According to OpenAI’s critics, this talk of regulating superintelligence, otherwise known as artificial general intelligence, or AGI, is a rhetorical feint — a way for Altman to pull attention away from the current harms of AI systems and keep lawmakers and the public distracted with sci-fi scenarios.
People like Altman “position accountability right out into the future,” Sarah Myers West, managing director of the AI Now institute, told The Verge last week. Instead, says West, we should be talking about current known threats created by AI systems — from faulty predictive policing to racially biased facial recognition to the spread of misinformation.
Altman did not dwell much on current harms but did address the topic of misinformation at one point during, saying he was particularly worried about the “interactive, personalized, persuasive ability” of AI systems when it comes to spreading misinformation. His interviewer, author Azeem Azhar, suggested one such scenario might involve an AI system calling someone using an artificial voice and persuading the recipient to some unknown end. Said Altman: “That’s what I think would be a challenge, and there’s a lot to do there.”
However, he said, he was hopeful about the future. Extremely hopeful. Altman says he believes even current AI tools will reduce inequality in the world and that there will be “way more jobs on the other side of this technological revolution.”
“This technology will lift all of the world up.”

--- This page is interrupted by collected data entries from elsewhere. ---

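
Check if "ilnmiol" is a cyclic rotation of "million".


Word: "million", Candidate: "ilnmiol"
Method: check if candidate is substring of word+word
"millionmillion" contains "ilnmiol"? No
Is rotation = No


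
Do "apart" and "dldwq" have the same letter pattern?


Pattern of "apart": [0, 1, 0, 2, 3]
Pattern of "dldwq": [0, 1, 0, 2, 3]
Patterns match
Same pattern = Yes


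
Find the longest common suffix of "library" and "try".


Word 1: "library"
Word 2: "try"
Comparing from end:
  Pos -1: 'y' == 'y'
  Pos -2: 'r' == 'r'
  Pos -3: 'a' != 't' (stop)
LCS = "ry" (length 2)


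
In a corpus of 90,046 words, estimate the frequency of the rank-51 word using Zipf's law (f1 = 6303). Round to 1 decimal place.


Zipf's law: f(r) = f(1) / r
f(1) = 6303
f(51) = 6303 / 51
= 123.6 occurrences


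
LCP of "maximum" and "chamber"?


Word 1: "maximum"
Word 2: "chamber"
Comparing from start:
  Pos 0: 'm' != 'c' (stop)
LCP = "" (length 0)


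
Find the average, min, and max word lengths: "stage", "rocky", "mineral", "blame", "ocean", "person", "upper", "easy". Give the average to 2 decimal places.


Lengths: "stage"=5, "rocky"=5, "mineral"=7, "blame"=5, "ocean"=5, "person"=6, "upper"=5, "easy"=4
Sum = 42, Count = 8
Average = 42/8 = 5.25
= avg=5.25, min=4, max=7


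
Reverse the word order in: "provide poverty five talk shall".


Original: "provide poverty five talk shall"
Words (1..n): provide | poverty | five | talk | shall
Reversed (n..1): shall | talk | five | poverty | provide
Result = "shall talk five poverty provide"


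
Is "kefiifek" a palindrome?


Word: "kefiifek"
Reversed: "kefiifek"
Forward == Backward? kefiifek == kefiifek
Palindrome = Yes


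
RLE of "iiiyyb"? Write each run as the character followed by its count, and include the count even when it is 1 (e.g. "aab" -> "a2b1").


String: "iiiyyb"
Scanning for consecutive runs:
  'i' x 3
  'y' x 2
  'b' x 1
RLE = "i3y2b1"


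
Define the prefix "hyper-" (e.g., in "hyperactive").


Prefix: hyper-
As in: hyperactive -> hyper- + active
Meaning = over / excessive


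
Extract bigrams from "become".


Word: "become" (length 6)
Number of bigrams = 6 - 2 + 1 = 5
  Position 0: "be"
  Position 1: "ec"
  Position 2: "co"
  Position 3: "om"
  Position 4: "me"
Bigrams = "be", "ec", "co", "om", "me"


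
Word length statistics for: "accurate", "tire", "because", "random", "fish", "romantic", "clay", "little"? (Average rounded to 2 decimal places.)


Lengths: "accurate"=8, "tire"=4, "because"=7, "random"=6, "fish"=4, "romantic"=8, "clay"=4, "little"=6
Sum = 47, Count = 8
Average = 47/8 = 5.88
= avg=5.88, min=4, max=8


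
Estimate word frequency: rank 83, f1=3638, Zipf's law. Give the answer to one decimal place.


Zipf's law: f(r) = f(1) / r
f(1) = 3638
f(83) = 3638 / 83
= 43.8 occurrences


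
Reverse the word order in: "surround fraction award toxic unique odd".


Original: "surround fraction award toxic unique odd"
Words (1..n): surround | fraction | award | toxic | unique | odd
Reversed (n..1): odd | unique | toxic | award | fraction | surround
Result = "odd unique toxic award fraction surround"


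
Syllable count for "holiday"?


Word: "holiday"
Syllable breakdown: hol · i · day
Counting: 3 parts
= 3 syllables


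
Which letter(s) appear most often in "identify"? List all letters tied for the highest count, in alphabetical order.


Word: "identify"
Letter counts:
  'd': 1
  'e': 1
  'f': 1
  'i': 2
  'n': 1
  't': 1
  'y': 1
Maximum count = 2
Most frequent = 'i' (2 times each)


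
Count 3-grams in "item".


Word: "item" (length 4)
Number of 3-grams = length - 3 + 1 = 4 - 3 + 1
= 2


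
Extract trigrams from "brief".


Word: "brief" (length 5)
Number of trigrams = 5 - 3 + 1 = 3
  Position 0: "bri"
  Position 1: "rie"
  Position 2: "ief"
Trigrams = "bri", "rie", "ief"


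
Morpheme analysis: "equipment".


Word: "equipment"
Morphemes: equip + -ment
Each morpheme carries meaning
= 2 morphemes


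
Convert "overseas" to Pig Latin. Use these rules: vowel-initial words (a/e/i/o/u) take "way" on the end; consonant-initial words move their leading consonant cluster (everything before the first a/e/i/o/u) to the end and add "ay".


Word: "overseas"
Starts with vowel → add 'way'
Pig Latin = "overseasway"


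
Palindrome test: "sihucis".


Word: "sihucis"
Reversed: "sicuhis"
Forward == Backward? sihucis != sicuhis
Palindrome = No


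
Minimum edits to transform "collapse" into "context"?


Word 1: "collapse" (length 8)
Word 2: "context" (length 7)
One optimal edit sequence (insert/delete/substitute each cost 1):
  1. keep 'c'
  2. keep 'o'
  3. delete 'l'  (+1)
  4. substitute 'l' -> 'n'  (+1)
  5. substitute 'a' -> 't'  (+1)
  6. substitute 'p' -> 'e'  (+1)
  7. substitute 's' -> 'x'  (+1)
  8. substitute 'e' -> 't'  (+1)
Total edit operations: 6
Edit distance = 6


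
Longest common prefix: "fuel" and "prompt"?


Word 1: "fuel"
Word 2: "prompt"
Comparing from start:
  Pos 0: 'f' != 'p' (stop)
LCP = "" (length 0)


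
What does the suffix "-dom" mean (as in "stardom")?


Suffix: -dom
Example: stardom (star + -dom)
Meaning = state / realm


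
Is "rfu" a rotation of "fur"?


Word: "fur", Candidate: "rfu"
Method: check if candidate is substring of word+word
"furfur" contains "rfu"? Yes
Is rotation = Yes


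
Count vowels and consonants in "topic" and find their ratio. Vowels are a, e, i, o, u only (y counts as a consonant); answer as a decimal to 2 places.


Word: "topic"
Vowels (a,e,i,o,u): 2
Consonants: 3
Ratio = 2/3
= 0.67


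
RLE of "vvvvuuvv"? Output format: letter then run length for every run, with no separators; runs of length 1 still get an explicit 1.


String: "vvvvuuvv"
Scanning for consecutive runs:
  'v' x 4
  'u' x 2
  'v' x 2
RLE = "v4u2v2"


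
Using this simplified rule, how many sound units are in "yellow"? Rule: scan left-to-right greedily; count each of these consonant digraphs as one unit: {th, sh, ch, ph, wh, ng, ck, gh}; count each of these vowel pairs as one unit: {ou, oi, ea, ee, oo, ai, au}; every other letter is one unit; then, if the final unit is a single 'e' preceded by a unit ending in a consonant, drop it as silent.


Word: "yellow" (6 letters)
Left-to-right scan:
  [1] 'y' (letter)
  [2] 'e' (letter)
  [3] 'l' (letter)
  [4] 'l' (letter)
  [5] 'o' (letter)
  [6] 'w' (letter)
Units from scan: 6
Sound units = 6 units


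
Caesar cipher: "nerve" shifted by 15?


Word: "nerve"
Shift: 15
Each letter → (letter + shift) mod 26:
  'n' (13) + 15 = 2 → 'c'
  'e' (4) + 15 = 19 → 't'
  'r' (17) + 15 = 6 → 'g'
  'v' (21) + 15 = 10 → 'k'
  'e' (4) + 15 = 19 → 't'
Result = "ctgkt"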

“My basic model of the world is that the cost of intelligence and the cost of energy are the two limited inputs, sort of the two limiting reagents of the world. And if you can make those dramatically cheaper, dramatically more accessible, that does more to help poor people than rich people, frankly,” he said. “This technology will lift all of the world up.”

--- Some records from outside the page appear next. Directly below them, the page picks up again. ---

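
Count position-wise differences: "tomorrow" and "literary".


Comparing character by character (same length = 8):
  Pos 0: 't' vs 'l' !=
  Pos 1: 'o' vs 'i' !=
  Pos 2: 'm' vs 't' !=
  Pos 3: 'o' vs 'e' !=
  Pos 4: 'r' vs 'r' =
  Pos 5: 'r' vs 'a' !=
  Pos 6: 'o' vs 'r' !=
  Pos 7: 'w' vs 'y' !=
Hamming distance = 7


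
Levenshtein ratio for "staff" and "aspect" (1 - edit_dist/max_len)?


Word 1: "staff" (length 5)
Word 2: "aspect" (length 6)
One optimal edit sequence:
  1. insert 'a'  (+1)
  2. keep 's'
  3. substitute 't' -> 'p'  (+1)
  4. substitute 'a' -> 'e'  (+1)
  5. substitute 'f' -> 'c'  (+1)
  6. substitute 'f' -> 't'  (+1)
Edit distance = 5
Max length = max(5, 6) = 6
Similarity = 1 - 5/6
= 0.1667


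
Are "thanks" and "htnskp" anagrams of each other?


Word 1: "thanks" → sorted: ahknst
Word 2: "htnskp" → sorted: hknpst
Same letters? ahknst != hknpst
Anagram = No


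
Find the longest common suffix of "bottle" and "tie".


Word 1: "bottle"
Word 2: "tie"
Comparing from end:
  Pos -1: 'e' == 'e'
  Pos -2: 'l' != 'i' (stop)
LCS = "e" (length 1)


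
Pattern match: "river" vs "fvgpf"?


Pattern of "river": [0, 1, 2, 3, 0]
Pattern of "fvgpf": [0, 1, 2, 3, 0]
Patterns match
Same pattern = Yes


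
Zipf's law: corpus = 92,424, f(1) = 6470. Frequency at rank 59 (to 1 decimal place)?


Zipf's law: f(r) = f(1) / r
f(1) = 6470
f(59) = 6470 / 59
= 109.7 occurrences


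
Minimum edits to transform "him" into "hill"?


Word 1: "him" (length 3)
Word 2: "hill" (length 4)
One optimal edit sequence (insert/delete/substitute each cost 1):
  1. keep 'h'
  2. keep 'i'
  3. insert 'l'  (+1)
  4. substitute 'm' -> 'l'  (+1)
Total edit operations: 2
Edit distance = 2


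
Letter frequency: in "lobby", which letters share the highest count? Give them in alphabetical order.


Word: "lobby"
Letter counts:
  'b': 2
  'l': 1
  'o': 1
  'y': 1
Maximum count = 2
Most frequent = 'b' (2 times each)


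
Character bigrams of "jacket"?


Word: "jacket" (length 6)
Number of bigrams = 6 - 2 + 1 = 5
  Position 0: "ja"
  Position 1: "ac"
  Position 2: "ck"
  Position 3: "ke"
  Position 4: "et"
Bigrams = "ja", "ac", "ck", "ke", "et"


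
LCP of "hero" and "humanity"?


Word 1: "hero"
Word 2: "humanity"
Comparing from start:
  Pos 0: 'h' == 'h'
  Pos 1: 'e' != 'u' (stop)
LCP = "h" (length 1)


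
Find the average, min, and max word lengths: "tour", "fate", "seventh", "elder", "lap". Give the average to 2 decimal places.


Lengths: "tour"=4, "fate"=4, "seventh"=7, "elder"=5, "lap"=3
Sum = 23, Count = 5
Average = 23/5 = 4.60
= avg=4.60, min=3, max=7


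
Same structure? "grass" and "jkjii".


Pattern of "grass": [0, 1, 2, 3, 3]
Pattern of "jkjii": [0, 1, 0, 2, 2]
Patterns do not match
Same pattern = No


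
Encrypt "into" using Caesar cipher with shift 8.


Word: "into"
Shift: 8
Each letter → (letter + shift) mod 26:
  'i' (8) + 8 = 16 → 'q'
  'n' (13) + 8 = 21 → 'v'
  't' (19) + 8 = 1 → 'b'
  'o' (14) + 8 = 22 → 'w'
Result = "qvbw"


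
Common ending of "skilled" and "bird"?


Word 1: "skilled"
Word 2: "bird"
Comparing from end:
  Pos -1: 'd' == 'd'
  Pos -2: 'e' != 'r' (stop)
LCS = "d" (length 1)


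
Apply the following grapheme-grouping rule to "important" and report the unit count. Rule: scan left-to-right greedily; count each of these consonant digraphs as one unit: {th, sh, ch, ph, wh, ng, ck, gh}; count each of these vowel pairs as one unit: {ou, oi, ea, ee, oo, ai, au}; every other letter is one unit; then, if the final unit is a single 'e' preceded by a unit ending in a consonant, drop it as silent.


Word: "important" (9 letters)
Left-to-right scan:
  [1] 'i' (letter)
  [2] 'm' (letter)
  [3] 'p' (letter)
  [4] 'o' (letter)
  [5] 'r' (letter)
  [6] 't' (letter)
  [7] 'a' (letter)
  [8] 'n' (letter)
  [9] 't' (letter)
Units from scan: 9
Sound units = 9 units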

He was also optimistic about the capacity of scientists to keep increasingly powerful AI systems under control through “alignment.” (Alignment being a broad topic of AI research that can be described simply as “make software do what we want and not what we don’t.”)
“We have a lot of ideas that we’ve published about how we think alignment of superintelligent systems works, but I believe that is a technically solvable problem,” said Altman. “And I feel more confident in that answer now than I did a few years ago. There are paths that I think would be not very good, and I hope we avoid those. But honestly, I’m pretty happy about the trajectory things are currently on.”
Outside the talk, though, protestors were not convinced. One, Alistair Stewart, a master’s student at UCL studying political science and ethics, told The Verge he wanted to see “some kind of pause or moratorium on advanced systems” — the same approach advocated in a recent open letter signed by AI researchers and prominent tech figures like Elon Musk. Stewart said he didn’t necessarily think Altman’s vision of a prosperous AI-powered future was wrong but that there was “too much uncertainty” to leave things to chance.
Can Altman persuade this faction? Stewart says the OpenAI CEO came out to talk to the protestors after his time onstage but wasn’t able to change Stewart’s mind. He says they chatted for a minute or so about OpenAI’s approach to safety, which involves simultaneously developing the capabilities of AI systems along with guardrails.
“I left that conversation slightly more worried than I was before,” said Stewart. “I don’t know what information he has that makes him think that will work.”